Senegal anticipates robust GDP growth of 9.2% with the onset of oil and gas production in 2024, paving the way for an average annual growth rate of 5.8% from 2025 to 2028.
To support this growth trajectory, the government is prioritizing sectors crucial for hydrocarbon development and economic transformation.
Aligned with its Emerging Plan for 2035, Senegal is poised to evolve into an integrated and competitive logistics hub.
Efforts to revitalize the railway network and construct regional highways are underway, with particular emphasis on the ambitious Port of Ndayane project.
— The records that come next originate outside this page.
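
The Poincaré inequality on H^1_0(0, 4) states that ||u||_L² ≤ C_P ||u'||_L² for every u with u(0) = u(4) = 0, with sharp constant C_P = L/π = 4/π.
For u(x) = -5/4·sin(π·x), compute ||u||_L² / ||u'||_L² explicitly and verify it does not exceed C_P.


||u||_L² / ||u'||_L² = 1/π < C_P = 4/π.

u(x) = -5/4·sin(π·x), so u'(x) = -5*π*cos(π*x)/4.
Writing u(x) = A·sin(kπx/L) with A = -5/4 and k = 4, use ∫_0^L sin²(kπx/L) dx = L/2 and ∫_0^L cos²(kπx/L) dx = L/2.
u² = 25/16·sin²(π·x) and (u')² = 25*π^2/16·cos²(π·x), and each of sin², cos² integrates to L/2 = 2 over (0, 4).
∫_0^4 u² dx = 25/8, so ||u||_L² = 5*sqrt(2)/4.
∫_0^4 (u')² dx = 25*π^2/8, so ||u'||_L² = 5*sqrt(2)*π/4.
Ratio ||u||_L² / ||u'||_L² = 1/π.
Sharp Poincaré constant on H^1_0(0, 4) is C_P = L/π = 4/π, achieved by sin(π/4·x).
This is the k = 4 harmonic; the ratio L/(kπ) is strictly less than C_P = L/π, consistent with the sharp inequality ||u||_L² ≤ C_P ||u'||_L².


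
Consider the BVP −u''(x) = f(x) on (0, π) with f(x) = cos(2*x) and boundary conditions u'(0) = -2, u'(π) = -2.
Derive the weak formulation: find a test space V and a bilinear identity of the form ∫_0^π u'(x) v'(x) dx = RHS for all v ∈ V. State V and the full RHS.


V = H^1(0, π) (v unrestricted at boundary; u is determined up to an additive constant); weak form: ∫_0^π u'v' dx = ∫_0^π (cos(2*x)) v dx − 2·v(π) + 2·v(0) for all v ∈ V.

Multiply both sides by a test function v and integrate from 0 to π:
  ∫_0^π −u''(x) v(x) dx = ∫_0^π f(x) v(x) dx.
Integrate the LHS by parts once:
  ∫_0^π −u'' v dx = −[u'(x) v(x)]_0^π + ∫_0^π u'(x) v'(x) dx.
Thus ∫_0^π u'(x) v'(x) dx = ∫_0^π f(x) v(x) dx + [u'(x) v(x)]_0^π.
Choose V so that boundary terms are either known or forced to vanish.
u has inhomogeneous Neumann u'(0) = -2, u'(π) = -2. [u' v]_0^π = (-2)·v(π) − (-2)·v(0) = − 2·v(π) + 2·v(0). Take V = H^1(0, π); boundary term becomes part of RHS.
Weak formulation: find u (satisfying any essential BC) such that ∫_0^π u'(x) v'(x) dx = ∫_0^π f v dx − 2·v(π) + 2·v(0) for all v ∈ V (Neumann data are natural BCs: they enter the RHS as boundary terms).
Substituting f(x) = cos(2*x), the right-hand side is ∫_0^π (cos(2*x)) v dx − 2·v(π) + 2·v(0).
Compatibility check (pure Neumann): taking v ≡ 1 ∈ V gives 0 = ∫_0^π f dx + (-2) − (-2), i.e. ∫_0^π f dx must equal u'(0) − u'(π) = 0. Indeed ∫_0^π (cos(2*x)) dx = 0, so the data are compatible. The solution is then unique only up to an additive constant (fix it e.g. by requiring ∫_0^π u dx = 0).


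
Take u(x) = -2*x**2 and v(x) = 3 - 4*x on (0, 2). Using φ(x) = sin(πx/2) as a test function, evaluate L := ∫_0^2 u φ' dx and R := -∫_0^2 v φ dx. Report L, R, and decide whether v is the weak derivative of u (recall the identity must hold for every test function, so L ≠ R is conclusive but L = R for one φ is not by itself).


LHS = 16/π, RHS = 4/π. No, v is not the weak derivative of u.

u(x) = -2*x**2, classical derivative u'(x) = -4*x.
φ(x) = sin(πx/2), so φ'(x) = π*cos(π*x/2)/2.
Note φ(0) = φ(2) = 0, so the boundary term u·φ vanishes.
LHS = ∫_0^2 u(x) φ'(x) dx = ∫_0^2 (-π*x^2*cos(π*x/2)) dx. Term by term:
  ∫_0^2 -π*x^2*cos(π*x/2) dx = 16/π.
So LHS = 16/π.
∫_0^2 v(x) φ(x) dx = ∫_0^2 (-4*x*sin(π*x/2) + 3*sin(π*x/2)) dx. Term by term:
  ∫_0^2 3*sin(π*x/2) dx = 12/π;  ∫_0^2 -4*x*sin(π*x/2) dx = -16/π.
Sum: 12/π − 16/π = -4/π.
So RHS = -∫_0^2 v(x) φ(x) dx = 4/π.
LHS − RHS = 12/π ≠ 0, so the identity fails.
(For a valid weak derivative the identity must hold for EVERY test function, in particular this one. The failure shows v is NOT the weak derivative of u.)
Correct weak derivative would be u'(x) = -4*x.


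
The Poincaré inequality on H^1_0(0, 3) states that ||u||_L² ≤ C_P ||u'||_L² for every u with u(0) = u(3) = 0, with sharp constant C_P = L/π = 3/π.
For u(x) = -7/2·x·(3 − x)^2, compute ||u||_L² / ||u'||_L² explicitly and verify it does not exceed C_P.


||u||_L² / ||u'||_L² = 3*sqrt(14)/14 < C_P = 3/π.

u(x) = -7/2·x·(3 − x)^2, so u'(x) = 21*(1 - x)*(x - 3)/2.
u(x) = -7/2·x·(3 − x)^2 vanishes at x = 0 and x = 3, so u ∈ H^1_0(0, 3). Differentiate via the product rule and integrate the resulting polynomials term by term.
  ∫_0^3 u² dx = ∫_0^3 (49*x^6/4 - 147*x^5 + 1323*x^4/2 - 1323*x^3 + 3969*x^2/4) dx. Term by term:
    ∫_0^3 49*x^6/4 dx = 15309/4;  ∫_0^3 -147*x^5 dx = -35721/2;  ∫_0^3 1323*x^4/2 dx = 321489/10;
    ∫_0^3 -1323*x^3 dx = -107163/4;  ∫_0^3 3969*x^2/4 dx = 35721/4.
  Sum: 15309/4 − 35721/2 + 321489/10 − 107163/4 + 35721/4 = 5103/20.
  ∫_0^3 (u')² dx = ∫_0^3 (441*x^4/4 - 882*x^3 + 4851*x^2/2 - 2646*x + 3969/4) dx. Term by term:
    ∫_0^3 441*x^4/4 dx = 107163/20;  ∫_0^3 -882*x^3 dx = -35721/2;  ∫_0^3 4851*x^2/2 dx = 43659/2;
    ∫_0^3 -2646*x dx = -11907;  ∫_0^3 3969/4 dx = 11907/4.
  Sum: 107163/20 − 35721/2 + 43659/2 − 11907 + 11907/4 = 3969/10.
∫_0^3 u² dx = 5103/20, so ||u||_L² = 27*sqrt(35)/10.
∫_0^3 (u')² dx = 3969/10, so ||u'||_L² = 63*sqrt(10)/10.
Ratio ||u||_L² / ||u'||_L² = 3*sqrt(14)/14.
Sharp Poincaré constant on H^1_0(0, 3) is C_P = L/π = 3/π, achieved by sin(π/3·x).
A polynomial bump cannot attain the sharp Poincaré constant (only the first sine eigenfunction does), so the ratio is strictly less than C_P, consistent with ||u||_L² ≤ C_P ||u'||_L².


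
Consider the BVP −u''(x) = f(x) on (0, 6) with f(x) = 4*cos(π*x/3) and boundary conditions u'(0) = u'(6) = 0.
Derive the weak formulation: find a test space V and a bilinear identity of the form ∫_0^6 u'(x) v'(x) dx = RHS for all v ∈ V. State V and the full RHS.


V = H^1(0, 6) (no boundary constraint on v; u is determined up to an additive constant); weak form: ∫_0^6 u'v' dx = ∫_0^6 (4*cos(π*x/3)) v dx for all v ∈ V.

Multiply both sides by a test function v and integrate from 0 to 6:
  ∫_0^6 −u''(x) v(x) dx = ∫_0^6 f(x) v(x) dx.
Integrate the LHS by parts once:
  ∫_0^6 −u'' v dx = −[u'(x) v(x)]_0^6 + ∫_0^6 u'(x) v'(x) dx.
Thus ∫_0^6 u'(x) v'(x) dx = ∫_0^6 f(x) v(x) dx + [u'(x) v(x)]_0^6.
Choose V so that boundary terms are either known or forced to vanish.
u has homogeneous Neumann: u'(0) = u'(6) = 0. So [u' v]_0^6 = 0·v(6) − 0·v(0) = 0 for any v; take V = H^1(0, 6).
Weak formulation: find u (satisfying any essential BC) such that ∫_0^6 u'(x) v'(x) dx = ∫_0^6 f v dx for all v ∈ V (homogeneous Neumann, so boundary terms vanish).
Substituting f(x) = 4*cos(π*x/3), the right-hand side is ∫_0^6 (4*cos(π*x/3)) v dx.
Compatibility check (pure Neumann): taking v ≡ 1 ∈ V gives 0 = ∫_0^6 f dx + (0) − (0), i.e. ∫_0^6 f dx must equal u'(0) − u'(6) = 0. Indeed ∫_0^6 (4*cos(π*x/3)) dx = 0, so the data are compatible. The solution is then unique only up to an additive constant (fix it e.g. by requiring ∫_0^6 u dx = 0).


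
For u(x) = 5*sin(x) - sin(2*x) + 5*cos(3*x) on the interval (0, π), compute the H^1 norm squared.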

Representing Senegal’s largest private investment to date, the Port of Ndayane, spearheaded by Dubai Port World (DP World), aims to mobilize $827 million in its initial phase.
Encompassing the construction of a container terminal, shipping channel, and quay, the project is positioned to become West Africa’s largest deep-water port.
Scheduled for completion by 2026, the port’s strategic location on the Petite Côte, in proximity to the Sangomar oil field and the Sandiara economic zone, promises to alleviate congestion at Dakar Port while bolstering regional development.
With an expected commissioning in 2027, coinciding with projected peak oil production, the port is poised to handle a substantial portion of Senegal’s trade, catalyzing economic growth and creating millions of jobs.
Moreover, the establishment of a special economic zone and plans for a urea fertilizer production unit underscore the port’s transformative potential, aiming to reduce fertilizer imports, narrow trade deficits, and enhance agricultural output.